Running Time: Approximately 107 minutes
Website: rangomovie.com
Budget: $135 million
Genre: Animation/Action/Adventure
Release Date: March 4, 2011
Even though it’s a co-production between Nickelodeon and Paramount Pictures, Rango, the new animated feature from Gore Verbinski (the visionary director responsible for the Pirates of the Caribbean trilogy, the Naomi Watts-thriller The Ring, and the underappreciated Nicolas Cage-led dark comedy The Weather Man), will likely be more appreciated by older teens and adults than by the younger viewers to whom it’s being sold. Though fun will be had by all.
The first major studio animated film in quite some time that doesn’t employ 3-D technology, the 2-D Rango is a visual stunner, nonetheless (thanks in large part to nine-time Oscar-nominated cinematographer Roger Deakins, who served as the film‘s visual consultant, and the talented team at George Lucas’ special effects company, Industrial Light & Magic). Couple that with Johnny Depp’s tour-de-force performance as the title character and this is a case of false advertising that’s easy to forgive.
In this quirky, homage-filled CGI western, Depp, perhaps revisiting his inner Hunter S. Thompson from 1998’s Fear and Loathing in Las Vegas, gives voice to the title character, an initially nameless, pampered pet chameleon who is stranded in the Mojave Desert after being separated from his owner. He eventually winds up in the small western town of Dirt, which is in the throes of an ever-worsening drought and is in desperate need of a new sheriff. After concocting a wild tale of how he took out a posse of outlaw brothers with a single bullet, the nameless chameleon is appointed sheriff of Dirt and is christened Rango.
Rango’s new town boasts an eclectic population of critters, to say the least. There are reptiles, amphibians, and moles, as well as Dirt’s longstanding mayor (voiced by Ned Beatty, who’s no relation to Warren Beatty, nor Warren’s sister, Shirley MacLaine, in case you were wondering), an old wheelchair-bound turtle who may or may not be using the town’s water shortage as leverage in a sinister plot (shades of Roman Polanski’s masterpiece Chinatown instantly spring to mind).
Whether he’s facing down the town’s chief gunslinger, a badass rattlesnake (menacingly voiced by Bill Nighy), familiarizing himself with his new surroundings, or wooing the local hottie (voiced by Isla Fisher, who’s clearly channeling Dolly Parton), we never doubt that Rango will come out on top. Usually that sort of predictability is a liability to a film, not an asset. However, in this particular instance, the marked familiarity, the ever-present sense of déjà vu, actually works in the film’s favor.

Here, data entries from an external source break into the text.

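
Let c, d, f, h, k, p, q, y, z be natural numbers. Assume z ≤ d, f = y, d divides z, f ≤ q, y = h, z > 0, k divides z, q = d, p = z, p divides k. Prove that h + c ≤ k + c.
Because d divides z and z > 0, d ≤ z. z ≤ d, so d = z. p = z and p divides k, thus z divides k. Since k divides z, z = k. Since d = z, d = k. f = y and y = h, therefore f = h. Since q = d and f ≤ q, f ≤ d. f = h, so h ≤ d. Since d = k, h ≤ k. Then h + c ≤ k + c.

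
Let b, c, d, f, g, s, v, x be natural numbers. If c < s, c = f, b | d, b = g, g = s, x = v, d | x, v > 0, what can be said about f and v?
f < v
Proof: c = f and c < s, thus f < s. Because b | d and d | x, b | x. Since x = v, b | v. Since b = g, g | v. Because g = s, s | v. Since v > 0, s ≤ v. Since f < s, f < v.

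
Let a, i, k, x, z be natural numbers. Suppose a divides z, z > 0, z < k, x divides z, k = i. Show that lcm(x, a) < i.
x divides z and a divides z, therefore lcm(x, a) divides z. z > 0, so lcm(x, a) ≤ z. k = i and z < k, so z < i. Since lcm(x, a) ≤ z, lcm(x, a) < i.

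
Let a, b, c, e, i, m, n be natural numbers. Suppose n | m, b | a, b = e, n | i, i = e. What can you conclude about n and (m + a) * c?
n | (m + a) * c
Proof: From i = e and n | i, n | e. From b = e and b | a, e | a. n | e, so n | a. n | m, so n | m + a. Then n | (m + a) * c.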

Plus, it helps that the voice cast, especially Depp, is damn-near perfect across the board, including Alfred Molina as a forward-thinking armadillo, and Timothy Olyphant channeling Clint Eastwood.

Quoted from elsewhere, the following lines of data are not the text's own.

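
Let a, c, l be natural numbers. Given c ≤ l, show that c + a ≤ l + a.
c ≤ l. By adding to both sides, c + a ≤ l + a.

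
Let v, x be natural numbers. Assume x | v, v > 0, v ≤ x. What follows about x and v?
x = v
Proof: x | v and v > 0, thus x ≤ v. v ≤ x, so v = x. Then x = v.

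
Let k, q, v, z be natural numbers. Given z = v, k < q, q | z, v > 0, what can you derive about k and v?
k < v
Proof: z = v and q | z, therefore q | v. Since v > 0, q ≤ v. Since k < q, k < v.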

The film is comparable to last year’s How To Train Your Dragon in that its visual palette is rich and detailed (as is the filmmaking) and the performances so uniform in their excellence that they all help inch animation that much closer to finally being on par with live-action fare. Even if you have to begrudgingly bring along your make-believe kid(s) in order to blend in and not suffer the indignity of having sleep-deprived, child-wrangling parents throwing aspersions your way, Rango is worth checking out.